6. Men and women are different. Begrudging your spouse’s differences is limiting yourself to your own perspectives and abilities. Differences make us better if we chose to be humble and patient in applying them. Common ground may be the context for building a life together but differences fill it out. Look for the value in what your spouse can bring through contrast instead of emphasizing the difficulty such things present.

7. Don’t make big decisions when you are tired, angry, hungry or isolated. Get a good meal, get some sleep, let it sit and come back to it. Most situations are not as dire as they seem.

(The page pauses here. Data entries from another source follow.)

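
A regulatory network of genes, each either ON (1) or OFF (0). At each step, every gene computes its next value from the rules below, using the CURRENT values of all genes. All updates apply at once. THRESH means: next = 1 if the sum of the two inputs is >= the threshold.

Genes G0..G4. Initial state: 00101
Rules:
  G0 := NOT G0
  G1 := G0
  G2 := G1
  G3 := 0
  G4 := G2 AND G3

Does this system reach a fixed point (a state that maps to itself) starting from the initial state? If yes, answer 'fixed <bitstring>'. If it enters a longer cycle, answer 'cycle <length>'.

Answer: cycle 2

Derivation:
Step 0: 00101
Step 1: G0=NOT G0=NOT 0=1 G1=G0=0 G2=G1=0 G3=0(const) G4=G2&G3=1&0=0 -> 10000
Step 2: G0=NOT G0=NOT 1=0 G1=G0=1 G2=G1=0 G3=0(const) G4=G2&G3=0&0=0 -> 01000
Step 3: G0=NOT G0=NOT 0=1 G1=G0=0 G2=G1=1 G3=0(const) G4=G2&G3=0&0=0 -> 10100
Step 4: G0=NOT G0=NOT 1=0 G1=G0=1 G2=G1=0 G3=0(const) G4=G2&G3=1&0=0 -> 01000
Cycle of length 2 starting at step 2 -> no fixed point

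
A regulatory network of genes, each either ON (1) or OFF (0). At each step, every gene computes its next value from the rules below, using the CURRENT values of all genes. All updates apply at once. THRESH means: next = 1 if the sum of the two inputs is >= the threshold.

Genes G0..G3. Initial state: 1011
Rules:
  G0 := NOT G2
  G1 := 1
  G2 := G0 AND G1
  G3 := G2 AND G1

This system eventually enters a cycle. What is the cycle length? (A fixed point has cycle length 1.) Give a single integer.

Step 0: 1011
Step 1: G0=NOT G2=NOT 1=0 G1=1(const) G2=G0&G1=1&0=0 G3=G2&G1=1&0=0 -> 0100
Step 2: G0=NOT G2=NOT 0=1 G1=1(const) G2=G0&G1=0&1=0 G3=G2&G1=0&1=0 -> 1100
Step 3: G0=NOT G2=NOT 0=1 G1=1(const) G2=G0&G1=1&1=1 G3=G2&G1=0&1=0 -> 1110
Step 4: G0=NOT G2=NOT 1=0 G1=1(const) G2=G0&G1=1&1=1 G3=G2&G1=1&1=1 -> 0111
Step 5: G0=NOT G2=NOT 1=0 G1=1(const) G2=G0&G1=0&1=0 G3=G2&G1=1&1=1 -> 0101
Step 6: G0=NOT G2=NOT 0=1 G1=1(const) G2=G0&G1=0&1=0 G3=G2&G1=0&1=0 -> 1100
State from step 6 equals state from step 2 -> cycle length 4

Answer: 4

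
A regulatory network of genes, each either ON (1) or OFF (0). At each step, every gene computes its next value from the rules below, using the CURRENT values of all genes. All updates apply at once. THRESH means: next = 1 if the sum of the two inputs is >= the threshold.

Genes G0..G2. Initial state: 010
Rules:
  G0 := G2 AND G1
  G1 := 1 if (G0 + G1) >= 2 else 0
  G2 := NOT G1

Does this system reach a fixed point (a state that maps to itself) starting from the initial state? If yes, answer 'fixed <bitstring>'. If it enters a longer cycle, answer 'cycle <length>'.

Answer: fixed 001

Derivation:
Step 0: 010
Step 1: G0=G2&G1=0&1=0 G1=(0+1>=2)=0 G2=NOT G1=NOT 1=0 -> 000
Step 2: G0=G2&G1=0&0=0 G1=(0+0>=2)=0 G2=NOT G1=NOT 0=1 -> 001
Step 3: G0=G2&G1=1&0=0 G1=(0+0>=2)=0 G2=NOT G1=NOT 0=1 -> 001
Fixed point reached at step 2: 001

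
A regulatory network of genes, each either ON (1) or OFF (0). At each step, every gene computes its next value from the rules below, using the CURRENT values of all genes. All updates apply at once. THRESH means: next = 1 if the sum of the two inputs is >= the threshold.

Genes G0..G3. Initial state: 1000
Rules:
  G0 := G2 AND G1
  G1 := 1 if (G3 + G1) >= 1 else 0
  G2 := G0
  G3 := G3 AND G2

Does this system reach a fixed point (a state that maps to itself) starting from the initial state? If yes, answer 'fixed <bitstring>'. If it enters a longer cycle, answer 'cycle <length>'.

Step 0: 1000
Step 1: G0=G2&G1=0&0=0 G1=(0+0>=1)=0 G2=G0=1 G3=G3&G2=0&0=0 -> 0010
Step 2: G0=G2&G1=1&0=0 G1=(0+0>=1)=0 G2=G0=0 G3=G3&G2=0&1=0 -> 0000
Step 3: G0=G2&G1=0&0=0 G1=(0+0>=1)=0 G2=G0=0 G3=G3&G2=0&0=0 -> 0000
Fixed point reached at step 2: 0000

Answer: fixed 0000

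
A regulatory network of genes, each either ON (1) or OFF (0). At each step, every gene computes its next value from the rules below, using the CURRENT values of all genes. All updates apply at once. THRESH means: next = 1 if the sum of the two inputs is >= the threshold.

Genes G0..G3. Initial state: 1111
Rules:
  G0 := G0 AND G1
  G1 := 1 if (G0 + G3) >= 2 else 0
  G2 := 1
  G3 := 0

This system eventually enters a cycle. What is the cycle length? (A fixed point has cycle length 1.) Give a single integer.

Step 0: 1111
Step 1: G0=G0&G1=1&1=1 G1=(1+1>=2)=1 G2=1(const) G3=0(const) -> 1110
Step 2: G0=G0&G1=1&1=1 G1=(1+0>=2)=0 G2=1(const) G3=0(const) -> 1010
Step 3: G0=G0&G1=1&0=0 G1=(1+0>=2)=0 G2=1(const) G3=0(const) -> 0010
Step 4: G0=G0&G1=0&0=0 G1=(0+0>=2)=0 G2=1(const) G3=0(const) -> 0010
State from step 4 equals state from step 3 -> cycle length 1

Answer: 1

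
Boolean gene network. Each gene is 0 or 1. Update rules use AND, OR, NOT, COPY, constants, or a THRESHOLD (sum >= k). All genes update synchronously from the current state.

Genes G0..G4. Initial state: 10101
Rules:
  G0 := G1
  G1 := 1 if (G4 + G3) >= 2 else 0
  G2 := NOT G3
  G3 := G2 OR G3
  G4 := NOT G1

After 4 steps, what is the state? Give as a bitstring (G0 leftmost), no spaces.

Step 1: G0=G1=0 G1=(1+0>=2)=0 G2=NOT G3=NOT 0=1 G3=G2|G3=1|0=1 G4=NOT G1=NOT 0=1 -> 00111
Step 2: G0=G1=0 G1=(1+1>=2)=1 G2=NOT G3=NOT 1=0 G3=G2|G3=1|1=1 G4=NOT G1=NOT 0=1 -> 01011
Step 3: G0=G1=1 G1=(1+1>=2)=1 G2=NOT G3=NOT 1=0 G3=G2|G3=0|1=1 G4=NOT G1=NOT 1=0 -> 11010
Step 4: G0=G1=1 G1=(0+1>=2)=0 G2=NOT G3=NOT 1=0 G3=G2|G3=0|1=1 G4=NOT G1=NOT 1=0 -> 10010

10010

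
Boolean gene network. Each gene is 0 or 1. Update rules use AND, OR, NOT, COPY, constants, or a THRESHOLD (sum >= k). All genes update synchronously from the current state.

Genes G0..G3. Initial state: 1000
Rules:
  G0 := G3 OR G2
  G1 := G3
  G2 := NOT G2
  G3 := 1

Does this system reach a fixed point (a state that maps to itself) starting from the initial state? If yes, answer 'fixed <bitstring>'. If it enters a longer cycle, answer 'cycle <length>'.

Answer: cycle 2

Derivation:
Step 0: 1000
Step 1: G0=G3|G2=0|0=0 G1=G3=0 G2=NOT G2=NOT 0=1 G3=1(const) -> 0011
Step 2: G0=G3|G2=1|1=1 G1=G3=1 G2=NOT G2=NOT 1=0 G3=1(const) -> 1101
Step 3: G0=G3|G2=1|0=1 G1=G3=1 G2=NOT G2=NOT 0=1 G3=1(const) -> 1111
Step 4: G0=G3|G2=1|1=1 G1=G3=1 G2=NOT G2=NOT 1=0 G3=1(const) -> 1101
Cycle of length 2 starting at step 2 -> no fixed point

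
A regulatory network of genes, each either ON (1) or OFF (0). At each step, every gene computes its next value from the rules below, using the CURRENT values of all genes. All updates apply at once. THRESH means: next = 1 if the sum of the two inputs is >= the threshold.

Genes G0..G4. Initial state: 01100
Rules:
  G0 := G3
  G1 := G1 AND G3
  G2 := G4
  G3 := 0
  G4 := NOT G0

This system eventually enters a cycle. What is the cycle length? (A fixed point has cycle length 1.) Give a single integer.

Answer: 1

Derivation:
Step 0: 01100
Step 1: G0=G3=0 G1=G1&G3=1&0=0 G2=G4=0 G3=0(const) G4=NOT G0=NOT 0=1 -> 00001
Step 2: G0=G3=0 G1=G1&G3=0&0=0 G2=G4=1 G3=0(const) G4=NOT G0=NOT 0=1 -> 00101
Step 3: G0=G3=0 G1=G1&G3=0&0=0 G2=G4=1 G3=0(const) G4=NOT G0=NOT 0=1 -> 00101
State from step 3 equals state from step 2 -> cycle length 1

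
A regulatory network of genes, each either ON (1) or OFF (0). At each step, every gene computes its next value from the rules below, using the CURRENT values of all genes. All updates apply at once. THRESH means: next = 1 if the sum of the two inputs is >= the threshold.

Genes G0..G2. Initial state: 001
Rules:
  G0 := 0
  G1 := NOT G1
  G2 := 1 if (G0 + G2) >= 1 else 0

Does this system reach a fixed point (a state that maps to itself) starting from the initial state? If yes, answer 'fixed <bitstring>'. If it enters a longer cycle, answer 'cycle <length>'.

Step 0: 001
Step 1: G0=0(const) G1=NOT G1=NOT 0=1 G2=(0+1>=1)=1 -> 011
Step 2: G0=0(const) G1=NOT G1=NOT 1=0 G2=(0+1>=1)=1 -> 001
Cycle of length 2 starting at step 0 -> no fixed point

Answer: cycle 2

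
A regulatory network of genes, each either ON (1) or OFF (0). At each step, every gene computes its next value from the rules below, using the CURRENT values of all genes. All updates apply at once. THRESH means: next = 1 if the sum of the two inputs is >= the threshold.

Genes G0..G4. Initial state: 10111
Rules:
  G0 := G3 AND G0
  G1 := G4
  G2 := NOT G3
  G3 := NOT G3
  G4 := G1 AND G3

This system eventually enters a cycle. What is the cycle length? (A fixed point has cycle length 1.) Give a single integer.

Answer: 2

Derivation:
Step 0: 10111
Step 1: G0=G3&G0=1&1=1 G1=G4=1 G2=NOT G3=NOT 1=0 G3=NOT G3=NOT 1=0 G4=G1&G3=0&1=0 -> 11000
Step 2: G0=G3&G0=0&1=0 G1=G4=0 G2=NOT G3=NOT 0=1 G3=NOT G3=NOT 0=1 G4=G1&G3=1&0=0 -> 00110
Step 3: G0=G3&G0=1&0=0 G1=G4=0 G2=NOT G3=NOT 1=0 G3=NOT G3=NOT 1=0 G4=G1&G3=0&1=0 -> 00000
Step 4: G0=G3&G0=0&0=0 G1=G4=0 G2=NOT G3=NOT 0=1 G3=NOT G3=NOT 0=1 G4=G1&G3=0&0=0 -> 00110
State from step 4 equals state from step 2 -> cycle length 2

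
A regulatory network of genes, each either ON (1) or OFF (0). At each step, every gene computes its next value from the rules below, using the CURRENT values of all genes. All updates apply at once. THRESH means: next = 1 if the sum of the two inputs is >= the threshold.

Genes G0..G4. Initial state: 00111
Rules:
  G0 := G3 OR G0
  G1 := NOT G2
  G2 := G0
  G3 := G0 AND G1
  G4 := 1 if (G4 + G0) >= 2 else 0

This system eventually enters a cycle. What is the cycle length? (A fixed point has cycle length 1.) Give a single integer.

Step 0: 00111
Step 1: G0=G3|G0=1|0=1 G1=NOT G2=NOT 1=0 G2=G0=0 G3=G0&G1=0&0=0 G4=(1+0>=2)=0 -> 10000
Step 2: G0=G3|G0=0|1=1 G1=NOT G2=NOT 0=1 G2=G0=1 G3=G0&G1=1&0=0 G4=(0+1>=2)=0 -> 11100
Step 3: G0=G3|G0=0|1=1 G1=NOT G2=NOT 1=0 G2=G0=1 G3=G0&G1=1&1=1 G4=(0+1>=2)=0 -> 10110
Step 4: G0=G3|G0=1|1=1 G1=NOT G2=NOT 1=0 G2=G0=1 G3=G0&G1=1&0=0 G4=(0+1>=2)=0 -> 10100
Step 5: G0=G3|G0=0|1=1 G1=NOT G2=NOT 1=0 G2=G0=1 G3=G0&G1=1&0=0 G4=(0+1>=2)=0 -> 10100
State from step 5 equals state from step 4 -> cycle length 1

Answer: 1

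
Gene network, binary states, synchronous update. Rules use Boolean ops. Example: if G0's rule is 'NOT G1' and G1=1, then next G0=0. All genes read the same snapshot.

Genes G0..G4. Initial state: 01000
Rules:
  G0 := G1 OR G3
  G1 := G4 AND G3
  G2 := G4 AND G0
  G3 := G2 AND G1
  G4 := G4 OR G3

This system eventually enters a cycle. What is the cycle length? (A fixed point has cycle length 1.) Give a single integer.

Answer: 1

Derivation:
Step 0: 01000
Step 1: G0=G1|G3=1|0=1 G1=G4&G3=0&0=0 G2=G4&G0=0&0=0 G3=G2&G1=0&1=0 G4=G4|G3=0|0=0 -> 10000
Step 2: G0=G1|G3=0|0=0 G1=G4&G3=0&0=0 G2=G4&G0=0&1=0 G3=G2&G1=0&0=0 G4=G4|G3=0|0=0 -> 00000
Step 3: G0=G1|G3=0|0=0 G1=G4&G3=0&0=0 G2=G4&G0=0&0=0 G3=G2&G1=0&0=0 G4=G4|G3=0|0=0 -> 00000
State from step 3 equals state from step 2 -> cycle length 1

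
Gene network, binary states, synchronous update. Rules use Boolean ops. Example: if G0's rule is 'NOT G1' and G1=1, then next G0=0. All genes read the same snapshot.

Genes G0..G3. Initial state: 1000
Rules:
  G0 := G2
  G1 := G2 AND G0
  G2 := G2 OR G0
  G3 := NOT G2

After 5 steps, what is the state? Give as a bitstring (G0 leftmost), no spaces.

Step 1: G0=G2=0 G1=G2&G0=0&1=0 G2=G2|G0=0|1=1 G3=NOT G2=NOT 0=1 -> 0011
Step 2: G0=G2=1 G1=G2&G0=1&0=0 G2=G2|G0=1|0=1 G3=NOT G2=NOT 1=0 -> 1010
Step 3: G0=G2=1 G1=G2&G0=1&1=1 G2=G2|G0=1|1=1 G3=NOT G2=NOT 1=0 -> 1110
Step 4: G0=G2=1 G1=G2&G0=1&1=1 G2=G2|G0=1|1=1 G3=NOT G2=NOT 1=0 -> 1110
Step 5: G0=G2=1 G1=G2&G0=1&1=1 G2=G2|G0=1|1=1 G3=NOT G2=NOT 1=0 -> 1110

1110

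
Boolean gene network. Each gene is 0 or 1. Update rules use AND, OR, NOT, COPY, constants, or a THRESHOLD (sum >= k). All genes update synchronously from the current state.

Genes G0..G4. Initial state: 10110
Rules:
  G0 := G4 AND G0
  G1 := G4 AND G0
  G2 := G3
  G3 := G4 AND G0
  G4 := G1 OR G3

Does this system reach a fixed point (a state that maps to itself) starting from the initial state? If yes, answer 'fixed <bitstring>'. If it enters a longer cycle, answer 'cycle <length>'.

Step 0: 10110
Step 1: G0=G4&G0=0&1=0 G1=G4&G0=0&1=0 G2=G3=1 G3=G4&G0=0&1=0 G4=G1|G3=0|1=1 -> 00101
Step 2: G0=G4&G0=1&0=0 G1=G4&G0=1&0=0 G2=G3=0 G3=G4&G0=1&0=0 G4=G1|G3=0|0=0 -> 00000
Step 3: G0=G4&G0=0&0=0 G1=G4&G0=0&0=0 G2=G3=0 G3=G4&G0=0&0=0 G4=G1|G3=0|0=0 -> 00000
Fixed point reached at step 2: 00000

Answer: fixed 00000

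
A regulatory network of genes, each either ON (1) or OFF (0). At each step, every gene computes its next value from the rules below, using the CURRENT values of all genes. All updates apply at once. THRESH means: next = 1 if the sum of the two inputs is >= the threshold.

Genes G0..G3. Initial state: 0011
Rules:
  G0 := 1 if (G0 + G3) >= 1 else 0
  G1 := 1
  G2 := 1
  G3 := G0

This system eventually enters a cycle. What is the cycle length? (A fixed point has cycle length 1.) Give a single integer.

Step 0: 0011
Step 1: G0=(0+1>=1)=1 G1=1(const) G2=1(const) G3=G0=0 -> 1110
Step 2: G0=(1+0>=1)=1 G1=1(const) G2=1(const) G3=G0=1 -> 1111
Step 3: G0=(1+1>=1)=1 G1=1(const) G2=1(const) G3=G0=1 -> 1111
State from step 3 equals state from step 2 -> cycle length 1

Answer: 1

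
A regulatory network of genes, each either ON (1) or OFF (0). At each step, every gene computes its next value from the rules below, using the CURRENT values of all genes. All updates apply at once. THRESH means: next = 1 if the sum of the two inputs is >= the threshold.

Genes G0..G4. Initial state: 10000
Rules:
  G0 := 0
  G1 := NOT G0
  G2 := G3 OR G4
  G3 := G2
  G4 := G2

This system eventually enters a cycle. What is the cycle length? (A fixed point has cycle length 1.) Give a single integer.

Answer: 1

Derivation:
Step 0: 10000
Step 1: G0=0(const) G1=NOT G0=NOT 1=0 G2=G3|G4=0|0=0 G3=G2=0 G4=G2=0 -> 00000
Step 2: G0=0(const) G1=NOT G0=NOT 0=1 G2=G3|G4=0|0=0 G3=G2=0 G4=G2=0 -> 01000
Step 3: G0=0(const) G1=NOT G0=NOT 0=1 G2=G3|G4=0|0=0 G3=G2=0 G4=G2=0 -> 01000
State from step 3 equals state from step 2 -> cycle length 1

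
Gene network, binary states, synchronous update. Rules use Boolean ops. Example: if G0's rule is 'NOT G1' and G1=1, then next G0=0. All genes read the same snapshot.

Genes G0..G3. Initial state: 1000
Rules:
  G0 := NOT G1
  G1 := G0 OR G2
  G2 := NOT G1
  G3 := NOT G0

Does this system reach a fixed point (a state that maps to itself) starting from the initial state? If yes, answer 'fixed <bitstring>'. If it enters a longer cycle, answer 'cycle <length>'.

Step 0: 1000
Step 1: G0=NOT G1=NOT 0=1 G1=G0|G2=1|0=1 G2=NOT G1=NOT 0=1 G3=NOT G0=NOT 1=0 -> 1110
Step 2: G0=NOT G1=NOT 1=0 G1=G0|G2=1|1=1 G2=NOT G1=NOT 1=0 G3=NOT G0=NOT 1=0 -> 0100
Step 3: G0=NOT G1=NOT 1=0 G1=G0|G2=0|0=0 G2=NOT G1=NOT 1=0 G3=NOT G0=NOT 0=1 -> 0001
Step 4: G0=NOT G1=NOT 0=1 G1=G0|G2=0|0=0 G2=NOT G1=NOT 0=1 G3=NOT G0=NOT 0=1 -> 1011
Step 5: G0=NOT G1=NOT 0=1 G1=G0|G2=1|1=1 G2=NOT G1=NOT 0=1 G3=NOT G0=NOT 1=0 -> 1110
Cycle of length 4 starting at step 1 -> no fixed point

Answer: cycle 4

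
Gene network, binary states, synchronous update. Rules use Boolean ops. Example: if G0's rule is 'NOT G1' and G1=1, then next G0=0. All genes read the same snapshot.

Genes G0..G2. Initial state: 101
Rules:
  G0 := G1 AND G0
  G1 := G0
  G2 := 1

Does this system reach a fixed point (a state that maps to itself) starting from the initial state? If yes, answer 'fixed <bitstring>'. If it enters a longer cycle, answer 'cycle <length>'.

Step 0: 101
Step 1: G0=G1&G0=0&1=0 G1=G0=1 G2=1(const) -> 011
Step 2: G0=G1&G0=1&0=0 G1=G0=0 G2=1(const) -> 001
Step 3: G0=G1&G0=0&0=0 G1=G0=0 G2=1(const) -> 001
Fixed point reached at step 2: 001

Answer: fixed 001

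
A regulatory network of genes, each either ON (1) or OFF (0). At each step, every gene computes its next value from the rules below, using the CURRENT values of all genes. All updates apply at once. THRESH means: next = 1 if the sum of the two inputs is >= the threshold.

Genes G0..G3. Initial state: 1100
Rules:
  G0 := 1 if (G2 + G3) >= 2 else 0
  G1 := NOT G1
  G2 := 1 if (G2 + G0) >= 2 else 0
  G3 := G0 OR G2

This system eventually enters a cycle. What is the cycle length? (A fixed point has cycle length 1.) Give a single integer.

Answer: 2

Derivation:
Step 0: 1100
Step 1: G0=(0+0>=2)=0 G1=NOT G1=NOT 1=0 G2=(0+1>=2)=0 G3=G0|G2=1|0=1 -> 0001
Step 2: G0=(0+1>=2)=0 G1=NOT G1=NOT 0=1 G2=(0+0>=2)=0 G3=G0|G2=0|0=0 -> 0100
Step 3: G0=(0+0>=2)=0 G1=NOT G1=NOT 1=0 G2=(0+0>=2)=0 G3=G0|G2=0|0=0 -> 0000
Step 4: G0=(0+0>=2)=0 G1=NOT G1=NOT 0=1 G2=(0+0>=2)=0 G3=G0|G2=0|0=0 -> 0100
State from step 4 equals state from step 2 -> cycle length 2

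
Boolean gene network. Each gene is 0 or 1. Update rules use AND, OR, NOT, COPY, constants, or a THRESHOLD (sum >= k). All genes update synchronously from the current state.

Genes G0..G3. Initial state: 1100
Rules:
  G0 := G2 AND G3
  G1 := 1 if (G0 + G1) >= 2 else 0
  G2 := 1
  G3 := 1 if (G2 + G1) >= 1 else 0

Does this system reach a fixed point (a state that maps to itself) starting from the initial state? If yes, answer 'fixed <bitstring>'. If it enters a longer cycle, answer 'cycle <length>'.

Step 0: 1100
Step 1: G0=G2&G3=0&0=0 G1=(1+1>=2)=1 G2=1(const) G3=(0+1>=1)=1 -> 0111
Step 2: G0=G2&G3=1&1=1 G1=(0+1>=2)=0 G2=1(const) G3=(1+1>=1)=1 -> 1011
Step 3: G0=G2&G3=1&1=1 G1=(1+0>=2)=0 G2=1(const) G3=(1+0>=1)=1 -> 1011
Fixed point reached at step 2: 1011

Answer: fixed 1011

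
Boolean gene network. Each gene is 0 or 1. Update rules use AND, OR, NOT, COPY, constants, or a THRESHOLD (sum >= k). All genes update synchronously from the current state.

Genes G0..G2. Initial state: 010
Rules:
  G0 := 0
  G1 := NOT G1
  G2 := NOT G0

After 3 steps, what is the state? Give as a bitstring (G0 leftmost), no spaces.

Step 1: G0=0(const) G1=NOT G1=NOT 1=0 G2=NOT G0=NOT 0=1 -> 001
Step 2: G0=0(const) G1=NOT G1=NOT 0=1 G2=NOT G0=NOT 0=1 -> 011
Step 3: G0=0(const) G1=NOT G1=NOT 1=0 G2=NOT G0=NOT 0=1 -> 001

001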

8. Don’t expect your spouse to be everything. It is a suffocating expectation. Men need other men. Women need other women. The idea that a spouse is our all robs us of the freedom to each be what we need to be. A wife/husband is an amazing gift but they’re not made to be our everything. There is only One who can fill that order.

9. Keep dreaming. If life has become only about managing the present needs then it’s time to make a change. Marriage is a place for dreaming together, for setting goals and imagining. It is the union of adventure and promise. Let it breath. Let it dream.

10. Marriage takes maintenance. You can’t date once, forgive once, listen once, serve once, stand once. You have to purpose to love each day. Life is hard on commitments. It will run them into a ground, rust them out, tarnish them. If you want your marriage to thrive vigilance and tender care are the only way the get there. Find ways to make maintenance enjoyable (have budget conversations over dinner) and keep the end goal in perspective. It makes it the effort easier.

11. Laugh. Laugh at yourself. Laugh at the dumb things we do and the stories we sometimes tell ourselves. It disarms the disagreement. It makes small the mistake. We take ourselves to seriously and yes, marriage is hard. But it’s also fun. In the grand scheme of things we’re all still children and we’re just not going to get it right most of the time. Laugh and have grace for that. It will clean the soul and relieve the pressure.